Din istismarcısı tüccar takımının kepazelikleri, Bilal Erdoğan’ın ucube laflarıyla son bulmuyor, bu zincir uzayıp duruyor. Saraya yakınlığıyla bilinen şirketlerin siyonist İsrail rejimiyle geliştirdikleri “yağlı” ticaretin teşhir edilmesi AKP-MHP rejimini rahatsız edecek boyuta ulaşınca, sansür uygulamaya başladılar. Zira Tayyip Erdoğan İsrail’e ağır ithamlarda bulunurken, kendisinin kanatları altına sığınmış olan kapitalistler, İsrail ordusuna soykırım yaparken ihtiyaç duyduğu malzemeleri tedarik etmeye devam etti. Pek çok kişi veya çevre tarafından tiksintiyle karşılanan bu kaba riyakarlığa saray rejiminin bulduğu “çözüm”, İsrail’le yapılan ticarete dair haber ya da eleştirilere yasak getirmek oldu.

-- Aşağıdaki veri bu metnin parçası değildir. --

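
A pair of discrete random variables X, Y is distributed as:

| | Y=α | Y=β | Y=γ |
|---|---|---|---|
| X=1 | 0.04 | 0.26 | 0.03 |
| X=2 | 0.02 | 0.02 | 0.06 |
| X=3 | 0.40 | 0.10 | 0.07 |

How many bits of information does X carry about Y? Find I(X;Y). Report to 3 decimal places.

0.349 bits

Marginals: p(X) = (0.3300, 0.1000, 0.5700), p(Y) = (0.4600, 0.3800, 0.1600).
I(X;Y) = Σ p(x,y)·log₂[p(x,y)/(p(x)p(y))].
  (1,α): 0.04·log₂(0.2635) = -0.0770
  (1,β): 0.26·log₂(2.0734) = 0.2735
  (1,γ): 0.03·log₂(0.5682) = -0.0245
  (2,α): 0.02·log₂(0.4348) = -0.0240
  (2,β): 0.02·log₂(0.5263) = -0.0185
  (2,γ): 0.06·log₂(3.7500) = 0.1144
  (3,α): 0.40·log₂(1.5256) = 0.2437
  (3,β): 0.10·log₂(0.4617) = -0.1115
  (3,γ): 0.07·log₂(0.7675) = -0.0267
Sum = 0.349 bits.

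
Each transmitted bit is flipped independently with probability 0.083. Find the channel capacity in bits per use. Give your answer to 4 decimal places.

Binary symmetric channel: C = 1 − h₂(ε) where h₂ is the binary entropy function.
h₂(0.083) = −0.083·log₂0.083 − 0.917·log₂0.917 = 0.4127.
C = 1 − 0.4127 = 0.5873 bits per channel use.

0.5873 bits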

Konuyla ilgili haberlere sansür uygulanırken, İsrail’le ticaret dolu-dizgin devam etti. Sarayın Ticaret Bakanlığı tarafından yayınlanan veriler, soykırımcı siyonistlerle yapılan ticaretin devam etmekle kalmadığını, yılın son ayında büyük bir artış gösterdiğini de gözler önüne serdi.
Karar yazarı İbrahim Kahveci'nin aktardığı Ticaret Bakanlığı verilerine göre, kasım ayında 319,5 milyon dolar olan İsrail’e ihracat aralık ayında yüzde 34,8 oranında artarak 430,6 milyon dolara yükseldi. Petrolün yanı sıra, İsrail’e halen demir-çelik, çimento, otomotiv, plastik ürünler, tekstil, elektronik ekipman, silah, mühimmat gibi kalemler ihraç edilmektedir.

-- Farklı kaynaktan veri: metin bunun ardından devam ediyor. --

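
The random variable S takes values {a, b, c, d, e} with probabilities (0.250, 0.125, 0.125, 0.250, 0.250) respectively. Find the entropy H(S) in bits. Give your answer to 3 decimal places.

H(S) = −Σ p·log₂ p.
  −(0.250)·log₂(0.250) = 0.5000
  −(0.125)·log₂(0.125) = 0.3750
  −(0.125)·log₂(0.125) = 0.3750
  −(0.250)·log₂(0.250) = 0.5000
  −(0.250)·log₂(0.250) = 0.5000
Sum: 0.5000 + 0.3750 + 0.3750 + 0.5000 + 0.5000 = 2.250 bits.

2.250 bits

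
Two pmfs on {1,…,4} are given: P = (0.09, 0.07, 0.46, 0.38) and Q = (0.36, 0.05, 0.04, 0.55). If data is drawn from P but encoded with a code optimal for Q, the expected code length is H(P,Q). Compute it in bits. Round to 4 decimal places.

2.8991 bits

H(P,Q) = −Σ p·log₂ q.
  −0.09·log₂(0.36) = 0.13265
  −0.07·log₂(0.05) = 0.30253
  −0.46·log₂(0.04) = 2.13617
  −0.38·log₂(0.55) = 0.32775
H(P,Q) = 2.8991 bits.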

Aralık ayında görülen %34,8’lik artış, Gazze’deki soykırımın devamı için gerekli malzemelerin çoğunun saray rejiminin açtığı kanallardan İsrail’e taşındığını gözler önüne seriyor. İsrail’e silah, mühimmat gibi savaş malzemeleri taşıma merkezi olan Türkiye’deki ABD ve NATO üsleri de tıkır tıkır işliyor. Soykırımcı siyonistlere istihbarat sağlayan Kürecik üssünde de herhangi bir aksama yaşanmış değil.
AKP’nin iktidara geldiği 2002’de iki ülke arasındaki ticaret hacmi 1,41 milyar dolar iken 2022’de 8,91 milyar dolara kadar çıkmış. Yani yüzde 500’ün üzerinde artış yaşanmış. Hal böyleyken AKP-MHP rejimi, kendi bakanlığı tarafından yapılan açıklamaya kılıf uydurmaya çalışarak, siyonistlere yaptığı hizmeti örtbas etmeye çalıştı. Ancak içine düştüğü panikten dolayı olsa gerek saçma sapan bir takım boş laflar (İsrail’de sadece Yahudiler yaşamıyor. İsrail’in Yahudi olmayan bölgeleri vb.) etmenin ötesine geçemedi.

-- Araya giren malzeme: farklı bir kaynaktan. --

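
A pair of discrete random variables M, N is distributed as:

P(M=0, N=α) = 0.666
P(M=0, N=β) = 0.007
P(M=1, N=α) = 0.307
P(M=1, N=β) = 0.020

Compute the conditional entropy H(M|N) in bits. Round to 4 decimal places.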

Tiksinti verici rezaletler zincirinin bu kadar uzaması, dinci-gerici rejimle himaye altına aldığı kapitalistlerin kar için her şeyi yapmaya hazır olmalarından kaynaklanıyor. Aynı anda hem Filistin halkından yana görünmek hem soykırım yapan Siyonistlerle işbirliğine devam etmek tam bir ucubeliktir. Bunu yapan saray rejimi ve himayesindeki kapitalistler hem kendilerini rezil ettiler hem kendilerine inananları salak yerine koyarak hiçbir değer ya da kural tanımadıklarını dünya-aleme gösterdiler.